The cashless debit card program will be abolished by early next year when it is removed from all other sites, including the Northern Territory and the Cape York and Doomadgee regions.
But Ms Price expressed concern over what this could mean for vulnerable people who relied on the program.
“Simply ripping it out from underneath vulnerable individuals is not good enough without at least some sort of proper transition in place,” she told 2GB on Tuesday.
“We don‘’ know what it’s going to do to them, what the consequences will be.”
Ms Price accused the government of not understanding the pressures of traditional Aboriginal culture and how the cashless debit card had helped people. “What they don‘t understand is that your family has access to everything you own, we have a demand share economy,” she said.
“So anything that your addicted family member wants of you, you’re expected to give it without saying no. It’s considered very rude and inappropriate to say no to your family.
“This cad has been used as a tool for vulnerable people in those communities as a way of being able to say no to family who put pressure on them to take their welfare payments from them.

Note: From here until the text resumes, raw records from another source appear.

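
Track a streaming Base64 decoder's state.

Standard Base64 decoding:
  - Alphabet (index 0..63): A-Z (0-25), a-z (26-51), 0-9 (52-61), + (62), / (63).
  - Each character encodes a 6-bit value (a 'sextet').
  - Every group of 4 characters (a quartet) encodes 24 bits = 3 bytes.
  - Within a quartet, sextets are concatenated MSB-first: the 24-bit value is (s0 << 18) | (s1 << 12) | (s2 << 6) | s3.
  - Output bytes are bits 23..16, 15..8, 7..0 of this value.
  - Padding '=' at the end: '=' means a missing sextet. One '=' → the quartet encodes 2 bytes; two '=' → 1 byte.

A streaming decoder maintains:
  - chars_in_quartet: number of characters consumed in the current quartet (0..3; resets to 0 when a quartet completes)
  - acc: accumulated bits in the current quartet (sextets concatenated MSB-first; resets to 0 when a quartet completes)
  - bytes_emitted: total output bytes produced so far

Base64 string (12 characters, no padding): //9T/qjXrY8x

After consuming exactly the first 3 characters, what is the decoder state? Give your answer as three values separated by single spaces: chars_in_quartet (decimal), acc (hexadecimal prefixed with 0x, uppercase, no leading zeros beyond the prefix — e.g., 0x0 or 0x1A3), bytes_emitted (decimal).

Answer: 3 0x3FFFD 0

Derivation:
After char 0 ('/'=63): chars_in_quartet=1 acc=0x3F bytes_emitted=0
After char 1 ('/'=63): chars_in_quartet=2 acc=0xFFF bytes_emitted=0
After char 2 ('9'=61): chars_in_quartet=3 acc=0x3FFFD bytes_emitted=0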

“There’s going to be a lot of vulnerable people out there who are now open to having their money taken from them by gamblers, drug addicts and those who have alcohol addiction in their family.”
She said the cashless debit card, which was introduced by the Coalition government in 2016, was a “grassroots initiative” that had been informed by local community members.

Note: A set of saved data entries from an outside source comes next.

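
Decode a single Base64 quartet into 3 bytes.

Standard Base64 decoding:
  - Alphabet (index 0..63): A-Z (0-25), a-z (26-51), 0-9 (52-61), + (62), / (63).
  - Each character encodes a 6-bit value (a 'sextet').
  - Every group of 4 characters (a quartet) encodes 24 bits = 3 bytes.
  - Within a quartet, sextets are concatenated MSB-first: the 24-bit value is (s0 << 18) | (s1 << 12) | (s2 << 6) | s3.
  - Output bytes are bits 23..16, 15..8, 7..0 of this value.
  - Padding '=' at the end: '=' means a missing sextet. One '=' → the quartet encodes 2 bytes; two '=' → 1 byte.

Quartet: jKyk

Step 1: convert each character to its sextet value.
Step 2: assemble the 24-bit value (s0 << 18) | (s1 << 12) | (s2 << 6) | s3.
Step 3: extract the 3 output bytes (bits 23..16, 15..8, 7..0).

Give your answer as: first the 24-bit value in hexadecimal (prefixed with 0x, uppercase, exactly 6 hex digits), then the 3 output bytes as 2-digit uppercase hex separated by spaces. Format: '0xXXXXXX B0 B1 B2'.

Sextets: j=35, K=10, y=50, k=36
24-bit: (35<<18) | (10<<12) | (50<<6) | 36
      = 0x8C0000 | 0x00A000 | 0x000C80 | 0x000024
      = 0x8CACA4
Bytes: (v>>16)&0xFF=8C, (v>>8)&0xFF=AC, v&0xFF=A4

Answer: 0x8CACA4 8C AC A4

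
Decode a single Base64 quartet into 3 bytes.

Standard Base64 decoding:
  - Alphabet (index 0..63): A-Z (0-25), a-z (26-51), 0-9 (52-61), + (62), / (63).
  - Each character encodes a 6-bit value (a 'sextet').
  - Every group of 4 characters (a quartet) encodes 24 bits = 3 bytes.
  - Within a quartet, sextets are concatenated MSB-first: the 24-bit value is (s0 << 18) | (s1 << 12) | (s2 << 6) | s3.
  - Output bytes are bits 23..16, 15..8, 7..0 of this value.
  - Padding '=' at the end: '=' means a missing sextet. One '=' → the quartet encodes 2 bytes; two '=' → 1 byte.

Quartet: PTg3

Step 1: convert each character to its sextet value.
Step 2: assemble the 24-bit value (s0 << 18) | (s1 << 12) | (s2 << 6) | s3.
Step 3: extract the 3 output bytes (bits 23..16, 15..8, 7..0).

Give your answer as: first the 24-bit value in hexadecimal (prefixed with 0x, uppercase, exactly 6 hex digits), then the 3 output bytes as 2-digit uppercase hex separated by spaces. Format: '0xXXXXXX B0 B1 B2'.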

“There are academics in the cities, there are left-leaning do-gooders who think they know what’s best for Aboriginal people,” Ms Price said.
“Their concern is for upholding the human rights of perpetrators to be able to spend their money however they see fit over the right of children to be fed.” After the Bill was passed last week, Indigenous Australians Minister Linda Burney described the cards as “discriminatory and arbitrary”.
“The cashless debit card diminishes people’s self-worth,” she said. “It is also a piece of infrastructure policy that has been reviewed and reviewed and reviewed. “It was a piece of technology that was used by a private organisation for profit.”
The government said those affected by the changes would be contacted directly, and cashless debit card users would be able to volunteer for income management. “The Department of Social Services and Services Australia will work collaboratively to ensure those affected by these changes are contacted directly and advised on what they need to do to move off the program,” it said in a statement.“The Family Responsibilities Commission in Cape York will retain all of its powers of self-determination and referral for community members to go onto income management.
“CDC participants in the Northern Territory will be subject to the requirements under previous income management legislation.”